(left) Barbara J. Holtzclaw, Ph.D., RN, FAAN, and Carol Rogers, Ph.D., RN, PHCNS-BC, CNE will be formally recognized as Fellows of Gerontological Society of America.

Two faculty members from the Fran and Earl Ziegler OU College of Nursing, University of Oklahoma Health Sciences Center, have been named fellows of the Gerontological Society of America, the nation’s largest interdisciplinary organization devoted to the field of aging.
Barbara J. Holtzclaw, Ph.D., RN, FAAN, and Carol Rogers, Ph.D., RN, PHCNS-BC, CNE, will be formally recognized in November during the GSA’s annual scientific meeting. The induction honors their outstanding work the field of gerontology, including research, teaching, administration, public service, practice and participation within GSA.
Both registered nurses, Holtzclaw and Rogers have had distinguished careers in education and research since entering the academic realm. Their involvement with GSA has furthered that work by connecting them with collaborators and resources across the nation.
“We’re very proud of the work that Drs. Holtzclaw and Rogers have done to improve the care of elders,” said Gary Loving, Ph.D., interim dean of the College of Public Health. “Research and service related to geriatric nursing has been a top focus for the Fran and Earl Ziegler College of Nursing for many years now. These two scholars exemplify that focus.”
Holtzclaw and Rogers have made significant contributions to the field of nursing – and the larger health care system – through their individual areas of research. Holtzclaw’s research focuses on thermoregulatory responses in vulnerable populations. Her investigations have centered on “the metabolic cost of shivering” – the energy cost to patients whose bodies try to recoup heat by shivering. This occurs, for example, when a patient who undergoes open-heart surgery begins to warm up after being cooled down for the procedure. It also occurs when the body turns up its internal thermostat to cause a fever.
Holtzclaw has studied the violent shaking that occurs when immunosuppressed patients with cancer get fungal infections and are intravenously given a drug called amphotericin B. The body responds strongly to the drug, running a fever and shivering, which is the body’s way of warming itself up.
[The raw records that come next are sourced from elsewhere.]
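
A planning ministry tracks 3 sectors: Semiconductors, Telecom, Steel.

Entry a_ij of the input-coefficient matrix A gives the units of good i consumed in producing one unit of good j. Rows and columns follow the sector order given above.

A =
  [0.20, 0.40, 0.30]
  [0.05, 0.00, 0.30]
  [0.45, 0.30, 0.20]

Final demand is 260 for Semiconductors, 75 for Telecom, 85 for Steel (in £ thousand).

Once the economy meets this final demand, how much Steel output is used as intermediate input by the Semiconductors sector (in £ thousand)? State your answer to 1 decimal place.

z_31 = 315.1

I − A =
  [   0.80    -0.40    -0.30]
  [  -0.05     1.00    -0.30]
  [  -0.45    -0.30     0.80]
Cofactors of I−A, C_ij = (−1)^(i+j)·(minor ij) (rows/columns in the sector order above):
  C_11 = (1.00)(0.80) − (-0.30)(-0.30) = 0.7100
  C_12 = −[(-0.05)(0.80) − (-0.30)(-0.45)] = 0.1750
  C_13 = (-0.05)(-0.30) − (1.00)(-0.45) = 0.4650
  C_21 = −[(-0.40)(0.80) − (-0.30)(-0.30)] = 0.4100
  C_22 = (0.80)(0.80) − (-0.30)(-0.45) = 0.5050
  C_23 = −[(0.80)(-0.30) − (-0.40)(-0.45)] = 0.4200
  C_31 = (-0.40)(-0.30) − (-0.30)(1.00) = 0.4200
  C_32 = −[(0.80)(-0.30) − (-0.30)(-0.05)] = 0.2550
  C_33 = (0.80)(1.00) − (-0.40)(-0.05) = 0.7800
det(I−A) = Σ_j (I−A)_1j·C_1j = (0.80)(0.7100) + (-0.40)(0.1750) + (-0.30)(0.4650) = 0.3585
adj(I−A) = Cᵀ =
  [ 0.7100   0.4100   0.4200]
  [ 0.1750   0.5050   0.2550]
  [ 0.4650   0.4200   0.7800]
(I − A)⁻¹ = adj(I−A) / det(I−A) ≈
  [   1.9805     1.1437     1.1715]
  [   0.4881     1.4086     0.7113]
  [   1.2971     1.1715     2.1757]
First solve x = (I − A)⁻¹ d = adj(I−A)·d / det(I−A); in particular x_1 = (0.7100·260 + 0.4100·75 + 0.4200·85) / 0.3585 = 251.05 / 0.3585 ≈ 700.279.
Intermediate flow from 3 to 1: z_31 = a_31 · x_1 = 0.45 × 251.05 / 0.3585 = 112.9725 / 0.3585 ≈ 315.1.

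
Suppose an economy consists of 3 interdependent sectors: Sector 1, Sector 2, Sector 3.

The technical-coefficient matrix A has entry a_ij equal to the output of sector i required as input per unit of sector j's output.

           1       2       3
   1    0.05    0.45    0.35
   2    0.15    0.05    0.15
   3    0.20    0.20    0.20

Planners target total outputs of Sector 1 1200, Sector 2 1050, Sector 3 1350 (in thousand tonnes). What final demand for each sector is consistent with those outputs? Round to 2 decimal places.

I − A =
  [   0.95    -0.45    -0.35]
  [  -0.15     0.95    -0.15]
  [  -0.20    -0.20     0.80]
d = (I − A) x:
  d_1 = (+0.95)·1200 + (-0.45)·1050 + (-0.35)·1350 = 195.00
  d_2 = (-0.15)·1200 + (+0.95)·1050 + (-0.15)·1350 = 615.00
  d_3 = (-0.20)·1200 + (-0.20)·1050 + (+0.80)·1350 = 630.00

d_1 = 195.00, d_2 = 615.00, d_3 = 630.00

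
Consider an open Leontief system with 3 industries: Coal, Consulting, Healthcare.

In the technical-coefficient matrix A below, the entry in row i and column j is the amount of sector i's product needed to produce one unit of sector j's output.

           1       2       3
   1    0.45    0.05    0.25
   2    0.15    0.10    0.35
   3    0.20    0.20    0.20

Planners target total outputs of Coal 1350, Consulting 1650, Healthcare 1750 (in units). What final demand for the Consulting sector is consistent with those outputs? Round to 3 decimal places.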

Holtzclaw studied the same process in fever management of patients with HIV and as a possible mechanism in older adults who experience night sweats.
“I’ve been researching the effects of temperatures changes in the body for a long time, and most of the populations I’ve worked with have been older adults,” she said.
Rogers’ research focuses on helping older adults age in place and maintain physical function. People overwhelmingly want to live out their lives at home surrounded by their support system. But when people begin to lose balance and function, there’s usually a tipping point when they can no longer live at home.
Rogers is researching the effectiveness of Sign Chi Do, a mind-body-spirit exercise, mostly with people who attend community senior centers. She measures how Sign Chi Do affects their balance, strength, flexibility and endurance, as well as the cardiovascular response of the intervention. She also studies the effect of Sign Chi Do on sleep and fatigue symptoms in women with a history of breast cancer.
“Quality of life is the overarching goal,” Rogers said. “When people can’t take care of themselves functionally, it can also lead to depression and other psychological problems. It affects social interaction and so many aspects of life.”
In the OU College of Nursing, Rogers serves as assistant director of geriatric training programs, and Holtzclaw is associate dean for research and associate director of translational geriatric science for the Donald W. Reynolds Center for Geriatric Excellence.
“Teaching future nursing researchers is gratifying because of the passion and insight the next generation will bring to the improvement of health care,” said Rogers. “Nurses have a lot of clinical insight from working with patients, and they want to improve their patients’ outcomes. It’s rewarding when you see students begin to understand the needs of older adults.”